W Polskich górach zanotowano największe sumy opadów po powodzi stulecia z roku 1997 a oto sumy opadów za 3 doby z posterunków na południu naszego kraju zanotowane od: 15.05.2010 godz. 06.00 do 18.05.2010 godz. 06.00 UTC

Brenna ( woj. Śląskie) - 338 mm. !
Bielsko Biała ( Śląskie) - 286 mm.
Szczyrk (Śląskie) - 218 mm.
Hala Gąsienicowa ( Małopolskie) - 216 mm.
Kasprowy Wierch ( Małopolskie) - 199 mm.

W ciągu tygodnia od 13 do 20 maja w Krakowie spadło 160-170 mm. wody. Dnia 18 maja 2010 stan Odry w Raciborzu wyniósł około 850 cm. Na Wiśle natomiast było bardziej " ciekawie" bo zostały pobite rekordy poziomu tej rzeki. W Krakowie Wisła przekroczyła 950 cm. Jeżeli chodzi o Podbeskidzie to jak informował portal Twoja.pogoda.pl w okresie od 15 do 19 maja miejscami na Śląsku Cieszyńskim spadło powyżej 400 litr wody na każdy metr kwadratowy.

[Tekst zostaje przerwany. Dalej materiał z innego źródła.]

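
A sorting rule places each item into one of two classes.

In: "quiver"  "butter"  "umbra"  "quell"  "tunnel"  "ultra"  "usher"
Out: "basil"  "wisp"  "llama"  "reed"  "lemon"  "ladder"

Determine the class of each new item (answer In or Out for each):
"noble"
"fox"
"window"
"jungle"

A rule that fits every label: contains 'u' — true of each 'In' example, false of each 'Out' one.

Out, Out, Out, In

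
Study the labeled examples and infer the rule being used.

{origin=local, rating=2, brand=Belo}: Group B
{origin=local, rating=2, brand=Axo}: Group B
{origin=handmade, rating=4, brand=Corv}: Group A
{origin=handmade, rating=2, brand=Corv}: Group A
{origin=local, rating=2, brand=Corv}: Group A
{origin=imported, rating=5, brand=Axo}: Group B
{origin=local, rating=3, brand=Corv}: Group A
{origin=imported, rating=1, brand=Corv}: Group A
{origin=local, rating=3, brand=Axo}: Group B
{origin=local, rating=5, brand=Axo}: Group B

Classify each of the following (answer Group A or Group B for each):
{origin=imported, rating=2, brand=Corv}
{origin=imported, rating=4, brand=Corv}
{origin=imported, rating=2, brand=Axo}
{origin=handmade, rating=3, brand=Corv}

Group A, Group A, Group B, Group A

The distinguishing property — brand is Corv — holds for all the 'Group A' cases and none of the 'Group B' cases.
{origin=imported, rating=2, brand=Corv}: brand is Corv — qualifies, so Group A. {origin=imported, rating=4, brand=Corv}: brand is Corv — qualifies, so Group A. {origin=imported, rating=2, brand=Axo}: brand is Axo — does not pass, so Group B. {origin=handmade, rating=3, brand=Corv}: brand is Corv — qualifies, so Group A.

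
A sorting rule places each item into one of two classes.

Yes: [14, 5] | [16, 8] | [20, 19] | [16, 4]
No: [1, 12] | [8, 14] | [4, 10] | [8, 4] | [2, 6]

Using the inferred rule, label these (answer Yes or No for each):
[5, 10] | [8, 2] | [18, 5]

No, No, Yes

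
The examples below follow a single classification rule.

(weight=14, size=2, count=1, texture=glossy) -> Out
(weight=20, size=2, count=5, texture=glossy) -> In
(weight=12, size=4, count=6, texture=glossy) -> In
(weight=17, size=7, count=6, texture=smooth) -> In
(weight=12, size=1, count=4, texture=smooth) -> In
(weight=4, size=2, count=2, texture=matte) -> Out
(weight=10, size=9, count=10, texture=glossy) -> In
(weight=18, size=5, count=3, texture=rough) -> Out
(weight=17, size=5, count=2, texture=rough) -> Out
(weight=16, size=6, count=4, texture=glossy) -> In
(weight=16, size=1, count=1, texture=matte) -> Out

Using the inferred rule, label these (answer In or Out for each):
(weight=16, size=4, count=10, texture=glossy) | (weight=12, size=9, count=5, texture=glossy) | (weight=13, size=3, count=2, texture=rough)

All 'In' examples share one property — count ≥ 4 — and every 'Out' example lacks it.

In, In, Out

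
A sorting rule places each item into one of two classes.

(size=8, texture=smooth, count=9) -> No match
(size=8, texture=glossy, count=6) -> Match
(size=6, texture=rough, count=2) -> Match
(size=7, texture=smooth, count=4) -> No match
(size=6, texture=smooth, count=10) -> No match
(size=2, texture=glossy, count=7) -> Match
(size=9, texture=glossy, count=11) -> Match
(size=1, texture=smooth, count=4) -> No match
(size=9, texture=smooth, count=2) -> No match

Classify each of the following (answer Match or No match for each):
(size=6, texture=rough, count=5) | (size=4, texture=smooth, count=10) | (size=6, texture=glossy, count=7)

Match, No match, Match

The common property of the 'Match' items is: texture is not smooth. No 'No match' item has it.
(size=6, texture=rough, count=5): texture is rough — has this property, so Match. (size=4, texture=smooth, count=10): texture is smooth — fails this test, so No match. (size=6, texture=glossy, count=7): texture is glossy — has this property, so Match.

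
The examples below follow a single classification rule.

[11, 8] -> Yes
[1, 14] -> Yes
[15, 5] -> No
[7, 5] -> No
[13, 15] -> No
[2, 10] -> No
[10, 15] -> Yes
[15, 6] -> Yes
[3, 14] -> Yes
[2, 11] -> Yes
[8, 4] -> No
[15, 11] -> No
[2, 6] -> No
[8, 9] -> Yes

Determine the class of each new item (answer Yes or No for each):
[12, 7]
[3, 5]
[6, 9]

Yes, No, Yes

The simplest hypothesis consistent with all the labels is: sum is odd.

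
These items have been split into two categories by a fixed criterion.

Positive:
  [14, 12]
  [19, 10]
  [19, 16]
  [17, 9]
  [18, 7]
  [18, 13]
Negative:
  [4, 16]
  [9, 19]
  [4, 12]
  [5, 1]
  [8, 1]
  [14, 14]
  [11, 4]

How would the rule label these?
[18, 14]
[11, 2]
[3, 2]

One predicate separates the groups cleanly: first > second AND sum ≥ 16.
Positive: [18, 14], since 18 > 14, 18+14 = 32.
Negative: [11, 2], since 11 > 2, 11+2 = 13.
Negative: [3, 2], since 3 > 2, 3+2 = 5.

Positive, Negative, Negative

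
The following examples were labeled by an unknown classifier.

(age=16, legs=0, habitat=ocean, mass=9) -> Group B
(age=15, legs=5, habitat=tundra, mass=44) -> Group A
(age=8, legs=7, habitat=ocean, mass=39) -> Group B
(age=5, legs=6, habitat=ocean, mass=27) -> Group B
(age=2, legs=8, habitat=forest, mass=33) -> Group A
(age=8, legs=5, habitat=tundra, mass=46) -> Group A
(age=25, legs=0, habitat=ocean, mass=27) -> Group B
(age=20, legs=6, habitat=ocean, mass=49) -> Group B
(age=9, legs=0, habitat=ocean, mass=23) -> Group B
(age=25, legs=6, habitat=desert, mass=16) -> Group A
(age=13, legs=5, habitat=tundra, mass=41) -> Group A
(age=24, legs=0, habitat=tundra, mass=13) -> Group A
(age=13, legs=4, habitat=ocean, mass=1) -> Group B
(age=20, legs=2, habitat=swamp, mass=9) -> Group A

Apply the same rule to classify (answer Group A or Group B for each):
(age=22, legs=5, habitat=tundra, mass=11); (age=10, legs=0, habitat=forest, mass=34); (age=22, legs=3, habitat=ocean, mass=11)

The rule appears to be: habitat is not ocean.
(age=22, legs=5, habitat=tundra, mass=11): habitat is tundra — has this property, so Group A.
(age=10, legs=0, habitat=forest, mass=34): habitat is forest — has this property, so Group A.
(age=22, legs=3, habitat=ocean, mass=11): habitat is ocean — does not satisfy this, so Group B.

Group A, Group A, Group B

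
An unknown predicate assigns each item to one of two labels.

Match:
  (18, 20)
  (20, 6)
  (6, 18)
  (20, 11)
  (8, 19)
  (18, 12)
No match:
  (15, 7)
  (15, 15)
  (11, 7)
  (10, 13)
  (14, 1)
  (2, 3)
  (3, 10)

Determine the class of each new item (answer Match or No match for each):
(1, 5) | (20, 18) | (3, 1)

No match, Match, No match

The classifier is using: max ≥ 18.
(1, 5): max 5, does not pass → No match. (20, 18): max 20, checks out → Match. (3, 1): max 3, does not pass → No match.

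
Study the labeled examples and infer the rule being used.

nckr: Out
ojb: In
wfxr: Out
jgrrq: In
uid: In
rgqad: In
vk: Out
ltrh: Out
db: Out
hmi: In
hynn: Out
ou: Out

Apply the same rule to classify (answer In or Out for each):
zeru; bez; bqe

Out, In, In

All 'In' examples share one property — odd length — and every 'Out' example lacks it.
zeru → length 4 → Out. bez → length 3 → In. bqe → length 3 → In.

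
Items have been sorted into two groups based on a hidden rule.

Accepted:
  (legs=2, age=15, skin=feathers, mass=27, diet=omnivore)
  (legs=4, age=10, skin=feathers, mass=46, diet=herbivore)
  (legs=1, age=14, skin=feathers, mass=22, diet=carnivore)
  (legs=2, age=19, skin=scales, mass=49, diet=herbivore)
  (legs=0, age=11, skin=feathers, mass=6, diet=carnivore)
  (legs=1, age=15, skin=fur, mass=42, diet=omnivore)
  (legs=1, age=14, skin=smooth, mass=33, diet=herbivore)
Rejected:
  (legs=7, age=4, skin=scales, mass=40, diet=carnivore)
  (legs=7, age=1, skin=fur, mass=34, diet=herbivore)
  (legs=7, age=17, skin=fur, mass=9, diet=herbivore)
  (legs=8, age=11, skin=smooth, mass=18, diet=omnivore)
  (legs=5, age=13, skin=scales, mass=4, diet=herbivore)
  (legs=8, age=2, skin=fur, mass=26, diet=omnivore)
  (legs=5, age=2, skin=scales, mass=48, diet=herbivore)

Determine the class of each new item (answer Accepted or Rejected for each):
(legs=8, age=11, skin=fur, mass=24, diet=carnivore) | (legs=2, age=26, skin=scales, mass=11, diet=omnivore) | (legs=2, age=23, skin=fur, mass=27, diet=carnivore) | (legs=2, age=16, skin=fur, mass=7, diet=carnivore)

The pattern is that an item is 'Accepted' exactly when: legs ≤ 4.

Rejected, Accepted, Accepted, Accepted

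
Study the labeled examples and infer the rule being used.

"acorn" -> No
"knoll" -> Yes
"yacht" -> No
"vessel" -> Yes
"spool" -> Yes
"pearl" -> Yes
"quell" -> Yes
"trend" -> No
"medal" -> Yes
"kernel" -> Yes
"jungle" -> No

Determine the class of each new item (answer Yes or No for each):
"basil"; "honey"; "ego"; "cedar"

Comparing the two groups points to one rule — ends with 'l'.
"basil": ends with 'l', matches → Yes.
"honey": ends with 'y', does not pass → No.
"ego": ends with 'o', does not pass → No.
"cedar": ends with 'r', does not pass → No.

Yes, No, No, No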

Wisłą przetaczała się potężna fala kulminacyjna a w Krakowie, Warszawie zanotowano najwyższy jej poziom w historii, osiągnął on w Krakowie 957 cm a w stolicy 790 cm. Zalane zostały m.in miasta: Sandomierz, Tarnobrzeg, Jasło i wiele innych miast i wsi.Podsumowując: w powodzi trwającej w Polsce od połowy maja do 2 połowy czerwca, życie straciło 19 osób. Wody największych Polskich rzek zalały wiele gospodarstw rolnych ale też wioski i miasta. W wyniku wyżej opisanej powodzi majowo-czerwcowej 2010 zostało poszkodowanych prawie 70 tys. rodzin a ponad 14,5 tys. rodzin zostało ewakuowanych. Powódź zniszczyła 18 tys. 194 budynki mieszkalne, ponad 800 szkół, 160 przedszkoli. Uszkodzonych zostało ponad 10 tys. km. Polskich dróg. Woda zalała ponad 682 tys. hektarów ziemi. Ogólne straty wyniosły ponad 2,9 mld. euro.